Single-electron transfer between sulfonium and tryptophan enables site-selective photo crosslinking of methyllysine reader proteins

Abstract

The identification of readers, an important class of proteins that recognize modified residues at specific sites, is essential to uncover the biological roles of post-translational modifications. Photoreactive crosslinkers are powerful tools for investigating readers. However, existing methods usually employ synthetically challenging photoreactive warheads, and their high-energy intermediates generated upon irradiation, such as nitrene and carbene, may cause substantial non-specific crosslinking.

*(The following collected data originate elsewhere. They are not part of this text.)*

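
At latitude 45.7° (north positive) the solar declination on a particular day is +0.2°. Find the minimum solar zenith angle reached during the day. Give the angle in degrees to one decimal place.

45.5°

At local solar noon the hour angle is zero, so the zenith angle is |φ − δ| = |45.7° − (0.2°)| = 45.5°.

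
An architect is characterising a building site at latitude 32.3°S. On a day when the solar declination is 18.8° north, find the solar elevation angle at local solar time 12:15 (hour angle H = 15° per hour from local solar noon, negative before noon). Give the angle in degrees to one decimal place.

38.8°

Hour angle H = 15° × (12.25 − 12) = 3.75°.
With φ = -32.3°, δ = 18.8°, H = 3.75°: sin φ sin δ = -0.1722, cos φ cos δ cos H = 0.7985, so cos θ_z = 0.6263.
θ_z = arccos(0.6263) = 51.22°, so the elevation is 90° − 51.22° = 38.78°.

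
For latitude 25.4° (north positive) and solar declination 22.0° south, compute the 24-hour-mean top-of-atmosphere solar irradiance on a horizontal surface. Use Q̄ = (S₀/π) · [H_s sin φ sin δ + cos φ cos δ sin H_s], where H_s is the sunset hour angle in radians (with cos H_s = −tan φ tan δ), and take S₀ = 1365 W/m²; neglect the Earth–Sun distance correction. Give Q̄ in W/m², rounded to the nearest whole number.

The sunset hour angle satisfies cos H_s = −tan φ tan δ = 0.1918, giving H_s = 78.94°. In radians, H_s = 1.3778.
H_s sin φ sin δ = 1.3778 × 0.4289 × -0.3746 = -0.2214.
cos φ cos δ sin H_s = 0.9033 × 0.9272 × 0.9814 = 0.8220.
Q̄ = (1365/π) × (-0.2214 + 0.8220) = 434.49 × 0.6006 = 260.95 W/m².

261 W/m²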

Here we report dimethylsulfonium as a methyllysine mimic that binds to specific readers and subsequently crosslinks to a conserved tryptophan inside the binding pocket through single-electron transfer under ultraviolet irradiation. The crosslinking relies on a protein-templated σ–π electron donor–acceptor interaction between sulfonium and indole, ensuring excellent site selectivity for tryptophan in the active site and orthogonality to other methyllysine readers. This method could escalate the discovery of methyllysine readers from complex cell samples. Furthermore, this photo crosslinking strategy could be extended to develop other types of microenvironment-dependent conjugations to site-specific tryptophan. Tryptophan plays important biological roles in aromatic cages, such as methyllysine recognition, but the development of site-selective crosslinking to tryptophan is challenging. Now sulfonium can be used as a methyllysine mimic that binds to reader proteins and crosslinks tryptophan inside a pocket through single-electron transfer. This strategy enables the identification of methyllysine readers from the proteome.